Cong fears reversal of fortunes

Cong fears reversal of fortunes

Supporters of Anna Hazare crowd at the Ramlila Grounds where Hazare ended his fast in New Delhi on Sunday. REUTERS

Which political dispensation will benefit most from the movement that got massive support especially from the burgeoning Indian middle class? These are a few questions thrown up by the anti-graft movement.

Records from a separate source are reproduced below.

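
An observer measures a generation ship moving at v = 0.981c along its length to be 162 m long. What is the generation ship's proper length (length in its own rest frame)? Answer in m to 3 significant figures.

γ = 1/√(1 − 0.981²) = 5.1544
L₀ = γL = 5.1544 × 162 = 835 m

L₀ ≈ 835 m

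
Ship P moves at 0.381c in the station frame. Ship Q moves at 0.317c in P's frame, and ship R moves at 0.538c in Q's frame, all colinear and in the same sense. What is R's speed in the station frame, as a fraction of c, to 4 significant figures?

u ≈ 0.8695c

Compose boost 2: (0.317 + 0.381)/(1 + 0.317×0.381) = 0.6980/1.12078 = 0.622782
Compose boost 3: (0.538 + 0.622782)/(1 + 0.538×0.622782) = 1.16078/1.33506 = 0.8695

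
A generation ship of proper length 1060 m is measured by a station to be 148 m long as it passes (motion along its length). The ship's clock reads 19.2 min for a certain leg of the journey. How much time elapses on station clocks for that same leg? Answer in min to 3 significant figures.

Length contraction ⇒ γ = L₀/L = 1060/148 = 7.1622
Time dilation: Δt = γτ₀ = 7.1622 × 19.2 min = 138 min

Δt ≈ 138 min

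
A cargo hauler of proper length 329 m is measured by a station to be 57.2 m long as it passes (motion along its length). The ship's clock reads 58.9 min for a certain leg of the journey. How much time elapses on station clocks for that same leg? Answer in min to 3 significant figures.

Δt ≈ 339 min

Length contraction ⇒ γ = L₀/L = 329/57.2 = 5.7517
Time dilation: Δt = γτ₀ = 5.7517 × 58.9 min = 339 min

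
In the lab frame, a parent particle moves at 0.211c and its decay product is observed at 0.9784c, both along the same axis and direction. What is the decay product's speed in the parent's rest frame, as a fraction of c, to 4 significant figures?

u' ≈ 0.9670c

Inverse velocity addition: u' = (u − v)/(1 − uv/c²)
= (0.9784 − 0.211)/(1 − 0.9784×0.211) = 0.7674/0.793558 = 0.9670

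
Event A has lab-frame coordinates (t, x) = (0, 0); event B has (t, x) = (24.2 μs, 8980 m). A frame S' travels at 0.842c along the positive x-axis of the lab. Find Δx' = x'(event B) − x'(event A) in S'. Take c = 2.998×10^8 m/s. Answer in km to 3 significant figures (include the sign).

Δx' ≈ 5.32 km

γ = 1/√(1 − 0.842²) = 1.8536
Δx' = γ(Δx − vΔt) = 1.8536 × (8980 m − 0.842×(2.998×10^8 m/s)×24.2×10^-6 s)
= 1.8536 × (2871.2 m) = 5.32 km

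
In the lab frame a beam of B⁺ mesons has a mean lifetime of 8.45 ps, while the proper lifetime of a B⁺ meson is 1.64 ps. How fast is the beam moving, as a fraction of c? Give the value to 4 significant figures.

β ≈ 0.9810

γ = Δt/τ₀ = 8.45/1.64 = 5.15244
β = √(1 − 1/γ²) = √(1 − 1/5.15244²) = 0.9810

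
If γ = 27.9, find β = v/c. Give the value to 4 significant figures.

β ≈ 0.9994

β = √(1 − 1/γ²) = √(1 − 1/27.9²) = √(0.998715) = 0.9994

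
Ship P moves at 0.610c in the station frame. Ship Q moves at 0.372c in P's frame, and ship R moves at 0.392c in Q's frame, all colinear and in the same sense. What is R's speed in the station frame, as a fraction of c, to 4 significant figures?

Compose boost 2: (0.372 + 0.610)/(1 + 0.372×0.610) = 0.9820/1.22692 = 0.800378
Compose boost 3: (0.392 + 0.800378)/(1 + 0.392×0.800378) = 1.19238/1.31375 = 0.9076

u ≈ 0.9076c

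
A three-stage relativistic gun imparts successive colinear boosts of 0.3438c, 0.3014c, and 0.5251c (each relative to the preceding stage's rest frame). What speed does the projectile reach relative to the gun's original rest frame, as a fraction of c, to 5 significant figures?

u ≈ 0.84907c

Compose boost 2: (0.3014 + 0.3438)/(1 + 0.3014×0.3438) = 0.64520/1.103621 = 0.5846208
Compose boost 3: (0.5251 + 0.5846208)/(1 + 0.5251×0.5846208) = 1.109721/1.306984 = 0.84907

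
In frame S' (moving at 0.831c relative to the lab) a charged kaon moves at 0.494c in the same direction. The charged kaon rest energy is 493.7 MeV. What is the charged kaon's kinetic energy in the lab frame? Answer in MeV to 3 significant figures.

u_lab = (0.494 + 0.831)/(1 + 0.494×0.831) = 0.939374
γ = 1/√(1 − 0.939374²) = 2.9163
K = (γ − 1)m₀c² = (2.9163 − 1) × 493.7 = 1.9163 × 493.7 = 946 MeV

K ≈ 946 MeV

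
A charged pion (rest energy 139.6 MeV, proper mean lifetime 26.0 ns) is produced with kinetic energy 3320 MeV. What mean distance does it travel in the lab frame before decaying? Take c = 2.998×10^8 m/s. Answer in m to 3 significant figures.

γ = 1 + K/(m₀c²) = 1 + 3320/139.6 = 24.782
β = √(1 − 1/γ²) = 0.99919
Dilated lifetime: γτ₀ = 24.782 × 26.0 ns = 644.34 ns
d = βc·γτ₀ = 0.99919 × (2.998×10^8 m/s) × 6.4434×10^-7 s = 193 m

d ≈ 193 m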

In the realm of electoral politics in the immediate future this movement is likely to hurt the prospects of Congress in Uttar Pradesh Assembly polls scheduled early next year.
In UP, where Congress does not have a strong organisational structure, the party was being seen a symbol of opposition to Mayawati government after party general secretary Rahul Gandhi took up the cause of the farmer community in the western part of the state.
However, the movement built up on the issue of corruption by various ruling dispensations was dominated by anti-Congress feeling, with people blaming the party for skyrocketing inflation. Hence, the movement washed out the efforts of the Gandhi scion to realise his Mission 2012 in the state.

Maya’s vote bank

At the same time the movement has not been able to attract people from Mayawati’s vote bank – Dalits, who maintained a distance - which had a typical urban middle class character.  In the long term, the movement, which has put the Congress-led UPA government on the back foot will possibly benefit the BJP if the party would be able to channelise the anger of people against the government till Lok Sabha polls in 2014.

Party benefit

“If Bharatiya Janata Party succeeds to continue the momentum of the movement and channelise the anguish of people against the Congress-led  UPA government, then this anti-corruption movement will definitely benefit the party,” said Professor Badri Narayan, a political analyst at G B Pant Social Science Institute in Allahabad.